Old Testament · Patriarchal
Hagar
“She gave this name to the LORD who spoke to her: 'You are the God who sees me,' for she said, 'I have now seen the One who sees me.'”Genesis 16:13
Biography
Hagar was an Egyptian slave in the household of Abraham and Sarah. When Sarah remained childless, she gave Hagar to Abraham to produce an heir — a common practice in the ancient Near East. When Hagar conceived, tension rose between the two women, and Hagar fled into the wilderness. There an angel of the Lord found her beside a spring and promised that her son Ishmael would become a great nation. Years later, after Isaac's birth, Hagar and Ishmael were sent away into the desert, where they nearly died of thirst before God heard the boy's cry and revealed a well. Hagar is among the first individuals in Scripture to receive a direct divine revelation, and the only person in the Bible to give God a new name.
Spiritual Lesson
Hagar's story insists on a truth the rest of the biblical narrative sometimes obscures: God sees the ones the story is not about.
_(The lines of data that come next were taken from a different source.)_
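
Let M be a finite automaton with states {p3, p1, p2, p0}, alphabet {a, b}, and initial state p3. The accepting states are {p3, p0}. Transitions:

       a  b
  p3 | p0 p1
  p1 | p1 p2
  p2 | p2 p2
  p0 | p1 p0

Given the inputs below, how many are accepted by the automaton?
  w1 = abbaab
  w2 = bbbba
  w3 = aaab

w1: Trace: p3 -a-> p0 -b-> p0 -b-> p0 -a-> p1 -a-> p1 -b-> p2  → end p2, rejected
w2: Trace: p3 -b-> p1 -b-> p2 -b-> p2 -b-> p2 -a-> p2  → end p2, rejected
w3: Trace: p3 -a-> p0 -a-> p1 -a-> p1 -b-> p2  → end p2, rejected

0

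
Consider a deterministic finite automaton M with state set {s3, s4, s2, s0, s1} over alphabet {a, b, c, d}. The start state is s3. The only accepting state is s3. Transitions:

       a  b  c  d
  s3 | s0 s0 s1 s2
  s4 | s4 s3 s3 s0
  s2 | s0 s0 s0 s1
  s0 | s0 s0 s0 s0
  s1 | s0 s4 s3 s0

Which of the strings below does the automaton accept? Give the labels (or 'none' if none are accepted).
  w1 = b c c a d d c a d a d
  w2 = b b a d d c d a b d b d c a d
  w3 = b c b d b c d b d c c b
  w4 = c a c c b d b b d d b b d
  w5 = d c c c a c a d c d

none

w1: s3 → s0 → s0 → s0 → s0 → s0 → s0 → s0 → s0 → s0 → s0 → s0  → end s0, rejected
w2: s3 → s0 → s0 → s0 → s0 → s0 → s0 → s0 → s0 → s0 → s0 → s0 → s0 → s0 → s0 → s0  → end s0, rejected
w3: s3 → s0 → s0 → s0 → s0 → s0 → s0 → s0 → s0 → s0 → s0 → s0 → s0  → end s0, rejected
w4: s3 → s1 → s0 → s0 → s0 → s0 → s0 → s0 → s0 → s0 → s0 → s0 → s0 → s0  → end s0, rejected
w5: s3 → s2 → s0 → s0 → s0 → s0 → s0 → s0 → s0 → s0 → s0  → end s0, rejected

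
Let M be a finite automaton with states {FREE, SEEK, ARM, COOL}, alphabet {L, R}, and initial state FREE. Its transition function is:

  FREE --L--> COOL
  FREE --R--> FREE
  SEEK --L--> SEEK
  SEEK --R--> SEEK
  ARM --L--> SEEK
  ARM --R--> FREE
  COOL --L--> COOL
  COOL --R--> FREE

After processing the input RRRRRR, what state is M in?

FREE

Trace: FREE -R-> FREE -R-> FREE -R-> FREE -R-> FREE -R-> FREE -R-> FREE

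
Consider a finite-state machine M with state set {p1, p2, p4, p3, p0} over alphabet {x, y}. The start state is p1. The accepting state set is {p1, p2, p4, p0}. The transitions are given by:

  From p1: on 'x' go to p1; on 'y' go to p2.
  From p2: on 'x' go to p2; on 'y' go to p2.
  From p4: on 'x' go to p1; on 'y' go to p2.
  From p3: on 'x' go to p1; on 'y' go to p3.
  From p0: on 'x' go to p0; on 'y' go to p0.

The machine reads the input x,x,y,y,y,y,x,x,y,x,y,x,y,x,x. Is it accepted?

Yes

Trace: p1 -x-> p1 -x-> p1 -y-> p2 -y-> p2 -y-> p2 -y-> p2 -x-> p2 -x-> p2 -y-> p2 -x-> p2 -y-> p2 -x-> p2 -y-> p2 -x-> p2 -x-> p2
End state p2 is accepting.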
She is not the chosen lineage. Her son is not the covenant child. She is a slave from a foreign country. And yet the God of Israel finds her in the desert, calls her by name, hears her affliction, and gives her a promise. El Roi — the God who sees — is not only the God of the elect but the God who notices what happens in the margins of the main story. The woman who had no voice became the only person in the Bible to name God. He had seen her. And in naming him, she acknowledged that she had been seen.